The use of renewable and local energy sources
Development of a biogas pilot plant for the energy recovery of urban, agricultural, livestock, and industrial organic waste, with the aim of reducing energy dependence and promoting sustainable development in the islands of Macaronesia and West Africa
- The Valencian energy engineering company Genia Global Energy together with Grupo Cobra are responsible for the technical design, assembly and installation in Nuakchot.
- The pilot plant in Mauritania, will have another identical plant in the Canary Islands, which is intended for research on energy self-sufficiency and waste management.
- A biogas plant is capable of converting organic waste into sustainable gas and organic compost and fertiliser.
- A solution is being sought for common problems of high energy dependence and serious limitations to classic waste management systems such as storage in landfills in archipelagos such as Macaronesia and the Canary Islands.
Primeras imágenes de la planta piloto de biogás
The Technological Institute of the Canary Islands, Genia Global Energy energy engineering and the Cobra Group are designing and building an anaerobic biodigestion pilot plant for the production of biogas for research purposes from organic waste for the Université des Sciences, de Technologie et de Médecine (USTM) of Nouachok, the capital of Mauritania.
This action is part of the ENERMAC project aimed at promoting renewable energies and energy efficiency for the sustainable development of the islands of Macaronesia (the Portuguese Azores, Madeira and Salvajes, as well as Cape Verde and the Canary Islands) and West Africa.
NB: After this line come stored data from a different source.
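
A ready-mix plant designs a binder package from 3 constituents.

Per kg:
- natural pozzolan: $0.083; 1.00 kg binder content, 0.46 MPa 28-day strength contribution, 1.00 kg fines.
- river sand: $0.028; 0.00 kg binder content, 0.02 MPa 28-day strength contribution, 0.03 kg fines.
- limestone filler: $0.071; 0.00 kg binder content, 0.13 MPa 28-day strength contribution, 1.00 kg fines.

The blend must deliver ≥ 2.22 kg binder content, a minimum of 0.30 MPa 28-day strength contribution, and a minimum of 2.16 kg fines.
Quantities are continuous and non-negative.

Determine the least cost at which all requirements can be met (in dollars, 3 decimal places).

Let x1 = kg of natural pozzolan, x2 = kg of river sand, x3 = kg of limestone filler.
Minimize 0.083x1 + 0.028x2 + 0.071x3 s.t.:
  1x1 ≥ 2.22   (binder content)
  0.46x1 + 0.02x2 + 0.13x3 ≥ 0.3   (28-day strength contribution)
  1x1 + 0.03x2 + 1x3 ≥ 2.16   (fines)
  x1, x2, x3 ≥ 0.
The optimal basis is {natural pozzolan}; river sand, limestone filler drop out. The binder content requirement is met with equality.
So natural pozzolan = 2.22 kg.
Total cost: 0.083·2.22 = 0.18426.

$0.184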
The ENERMAC project which includes a line of activity for energy recovery from waste, plans to build two biogas pilot plants, one in the Canary Islands and this plant in Mauritania, where the most appropriate processes for obtaining methane will be analysed, depending on the composition of the organic waste available in each territory. It will also allow technicians to be trained in this technology to promote the development of biogas projects in the country.
- Acronym: ENERMAC (project website)
- Project title: Renewable Energies and Energy Efficiency for the Sustainable Development of West Africa and the Macaronesian Islands
- The project (with code MAC/1.1a/117) is financed by the program INTERREG MAC 2014-2020
- Initiative coordinated by the Canary Islands Government, through the Technological Institute of the Canary Islands (ITC) (SPAIN)
- 15 partners
- Final Approved Budget: 2,792,463.22 €
- Financing INTERREG MAC 2014-2020 Program, European Regional Development Fund-ERDF (85%): 2.373.593,74 €
- Specific objectives: (1) Energy Planning, (2) Rational use of energy and (3) Analysis of Electrical Networks and Microgrids
The archipelagos that make up Macaronesia, including the Canary Islands, have common problems such as high energy dependence and serious limitations to classic waste management systems such as storage in landfills. Under these circumstances, the fermentation of organic waste in the absence of oxygen (anaerobic biodigestion) is one of the solutions for energy independence (together with other renewable sources such as wind or sun), as it is capable of producing a large quantity of renewable methane gas (the only energy from renewable sources that can be stored and used to produce heat, electricity or be used for mobility regardless of sun and wind conditions) and also offers a solution to the ecological management of urban, agricultural, livestock and industrial organic waste.
From the data obtained with this pilot plant and the one in the Canary Islands, it will be possible to determine the most efficient processes for obtaining gas from the most common organic waste in each territory, using it to obtain a greater value in the form of renewable gas, compost and biological fertiliser, contributing to energy and environmental sustainability.
In addition to producing gas with the potential to be recovered in the form of energy, the biogas plant, which will be installed and in operation by the month of April, will convert waste into organic compost and fertiliser, both of which are products with economic value and which also return to the agriculture and industry cycles, introducing the concept of circular economy in waste management, which is especially important in these territories.